Love 101

Love 101

Novice director Adrian Fulle shows promise behind the camera in Love 101, a campus-set comedic drama about life, love, drinking, and sex, but there's nothing the least bit eye-opening about the film itself. Set and filmed at Northern Illinois University, Love 101 has a nice feel for college life—there's actual talk of studying, if little evidence of it, and the dorm rooms don't look like high-end studio apartments—that matches the unmistakable earnestness of its well-scrubbed young cast. Sadly, it quickly veers into formula and remains content to stay there: Early on, a professor delivers a lecture about Buckminster Fuller's theory of the pyramid as the most stable geometric structure, and the film takes his words to heart by creating a pyramid of its own. Michael Muhney stars as a womanizing pretty boy who discovers he's capable of deeper emotions after a one-night stand with ineffectual roommate Jon Collins' unrequited love interest (Mary Kay Cook).
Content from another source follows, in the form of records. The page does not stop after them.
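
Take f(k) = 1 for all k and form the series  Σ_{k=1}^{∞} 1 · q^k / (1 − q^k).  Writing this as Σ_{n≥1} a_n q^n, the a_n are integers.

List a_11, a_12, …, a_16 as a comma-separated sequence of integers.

[q^11] f(1)=1,f(11)=1 ⇒ 2
[q^12] f(12)=1,f(6)=1,f(4)=1,f(3)=1,f(2)=1,f(1)=1 ⇒ 6
d|13:{1,13}  Σf=1+1=2
n=14: 14·1 7·2 2·7 1·14  f→[1+1+1+1]=4
[q^15] f(15)=1,f(5)=1,f(3)=1,f(1)=1 ⇒ 4
[q^16] f(16)=1,f(8)=1,f(4)=1,f(2)=1,f(1)=1 ⇒ 5

2, 6, 2, 4, 4, 5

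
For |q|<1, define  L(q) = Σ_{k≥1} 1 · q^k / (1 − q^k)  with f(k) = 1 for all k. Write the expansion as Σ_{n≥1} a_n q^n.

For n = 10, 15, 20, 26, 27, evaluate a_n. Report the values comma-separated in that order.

4, 4, 6, 4, 4

[q^10] f(10)=1,f(5)=1,f(2)=1,f(1)=1 ⇒ 4
n=15: 1·15 3·5 5·3 15·1  f→[1+1+1+1]=4
d|20:{1,2,4,5,10,20}  Σf=1+1+1+1+1+1=6
d|26:{26,13,2,1}  Σf=1+1+1+1=4
n=27: 27·1 9·3 3·9 1·27  f→[1+1+1+1]=4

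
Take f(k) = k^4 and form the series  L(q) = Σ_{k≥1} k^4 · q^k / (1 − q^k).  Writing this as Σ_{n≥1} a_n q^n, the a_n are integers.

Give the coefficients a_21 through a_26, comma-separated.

d|21:{1,3,7,21}  Σf=1+81+2401+194481=196964
q^22  k|22↦f(k): 22:234256 11:14641 2:16 1:1  a_22=248914
[q^23] f(23)=279841,f(1)=1 ⇒ 279842
q^24  k|24↦f(k): 24:331776 12:20736 8:4096 6:1296 4:256 3:81 2:16 1:1  a_24=358258
[q^25] f(25)=390625,f(5)=625,f(1)=1 ⇒ 391251
[q^26] f(1)=1,f(2)=16,f(13)=28561,f(26)=456976 ⇒ 485554

196964, 248914, 279842, 358258, 391251, 485554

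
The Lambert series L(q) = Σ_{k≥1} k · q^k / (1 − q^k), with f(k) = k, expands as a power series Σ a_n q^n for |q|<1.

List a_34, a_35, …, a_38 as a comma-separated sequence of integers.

54, 48, 91, 38, 60

d|34:{1,2,17,34}  Σf=1+2+17+34=54
d|35:{1,5,7,35}  Σf=1+5+7+35=48
d|36:{1,2,3,4,6,9,12,18,36}  Σf=1+2+3+4+6+9+12+18+36=91
n=37: 37·1 1·37  f→[37+1]=38
d|38:{1,2,19,38}  Σf=1+2+19+38=60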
An abundance of college stereotypes who would probably never socialize with one another (the stoner, the jock, the Republican, the exchange student) round out the cast. Love 101 would be much easier to enjoy if it had more going for it than heart—Fulle clearly likes his characters, making it hard not to join him—and verisimilitude. It's paced like a cement mixer, and while the actors move through the paces of some tired gags between moments of self-reflection, you might find yourself studying the wall decorations.